DESARMAMENTO: A Favor ou Contra?

Gilberto Vieira de Rezende
calcadense@bol.com.br

 

Essa é uma boa questão que poderia ser mais bem discutidas por todos. As estatísticas não mentem. No Brasil, os números de mortes causadas por armas de fogo são alarmantes e o problema, diga-se de passagem, gravíssimo, deve ser encarado como sendo de segurança pública nacional. É inadmissível que qualquer pessoa possa ter uma arma de fogo registrada em seu nome e, ainda por cima, possuir autorização para andar armado ( porte de arma ).

Agora no mês de outubro de 2005, mais precisamente no dia 23, será realizado um Referendo Popular para saber da população brasileira, se concorda ou não com a proibição, em todo o território nacional, da venda de arma de fogo e munição. O problema, no meu ponto de vista, é saber se a população brasileira sabe da existência da Lei nº 10.826, de 22 de dezembro de 2003, e do Decreto nº 5.123, de 01 de julho de 2004, que a regulamentou.
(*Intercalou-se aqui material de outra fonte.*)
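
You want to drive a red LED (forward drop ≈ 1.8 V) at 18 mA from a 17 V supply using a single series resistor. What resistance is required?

R ≈ 0.84 kΩ

The resistor drops V_S − V_D = 17 − 1.8 = 15.2 V at 18 mA.
R = 15.2 V / 18 mA = 0.844 kΩ.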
Acho que é de fundamental importância para a população, o conhecimento da citada lei e do decreto que a regulamentou para, então, poder decidir se é a favor ou contra a proibição de venda de arma de fogo. Acredito que pouquíssimas pessoas, mesmo considerando que somos mais de 100 milhões de eleitores, já tenham lido o que estabelece a Lei nº 10.826, também chamada de Estatuto do Desarmamento. Por exemplo, a lei determina que o interessado em manter uma arma de fogo em seu domicílio deverá declarar sua efetiva necessidade, apresentar certidões de antecedentes criminais, não estar respondendo a inquérito policial ou a processo criminal, apresentar documento que comprove sua ocupação lícita e residência certa e comprovar sua capacidade técnica e aptidão psicológica para o manuseio de arma. Somente após a apresentação de toda essa documentação, o interessado em comprar uma arma receberá autorização para a compra. Essa arma será registrada em um sistema nacional de armas, onde será possível ter o controle de toda a vida da arma de fogo, desde o momento em que foi produzida ou importada, se foi destinada às forças de segurança ou se foi posta à venda no mercado, para quem foi vendida e se quem a comprou mantém seu registro atualizado. Dessa forma, o sistema de armas será capaz de rastrear o momento em que a arma saiu da legalidade e a partir daí iniciar as investigações.

A Lei nº 10.826 também define quem pode ter porte de arma, quais os procedimentos para quem já possui arma registrada e qual o órgão responsável pelo registro. No caso, quando a arma for de uso permitido, é a Polícia Federal. Quando for de uso restrito, é o Comando do Exército. A lei determina que quem quiser ficar com arma de fogo deverá registrá-la, e somente poderá tê-la sob sua posse no interior de sua residência.

Como toda lei promulgada no Brasil, falta uma melhor divulgação e fazer os esclarecimentos necessários a toda população. Infelizmente em nosso país existe uma triste sina. Existem as leis “que pegam” e as “que não pegam”. Se houvesse uma maior divulgação desse Estatuto do Desarmamento, a população poderia e saberia melhor analisar a proposta do Referendo Popular que pergunta se a venda de arma de fogo e munição deve ser proibida ou não, no Brasil.

Com a crise de segurança pública por que possam todos os estados do Brasil, com a falta de efetivo de policiais, com o despreparo profissional da tropa e, conseqüentemente, com o baixo nível da remuneração, em contraste com o poderio de armas e recursos cada vez maiores dos marginais, aliada a uma maior organização das quadrilhas, é inconcebível proibir o cidadão de bem de se proteger e à sua família. Não quero dizer com isso que violência se combate com mais violência, muito pelo contrário. O combate a violência e ao crime organizado se dá com uma polícia melhor preparada, mais bem equipada e capacitada, com uma justiça mais ágil e com leis menos dúbias.

Da forma como está sendo conduzido o Referendo Popular, saindo vencedor o Sim ou o Não, o perdedor já é conhecido – a população brasileira. Seria muito mais proveitoso se o tempo e os recursos públicos que serão despendidos nesse Referendo, fossem utilizados para divulgar o Estatuto do Desarmamento ( Lei nº 10.826 ), conscientizando a população da responsabilidade que é possuir uma arma de fogo, das providências para o registro da arma e das conseqüências legais e criminais quando a arma sai dos limites da legalidade.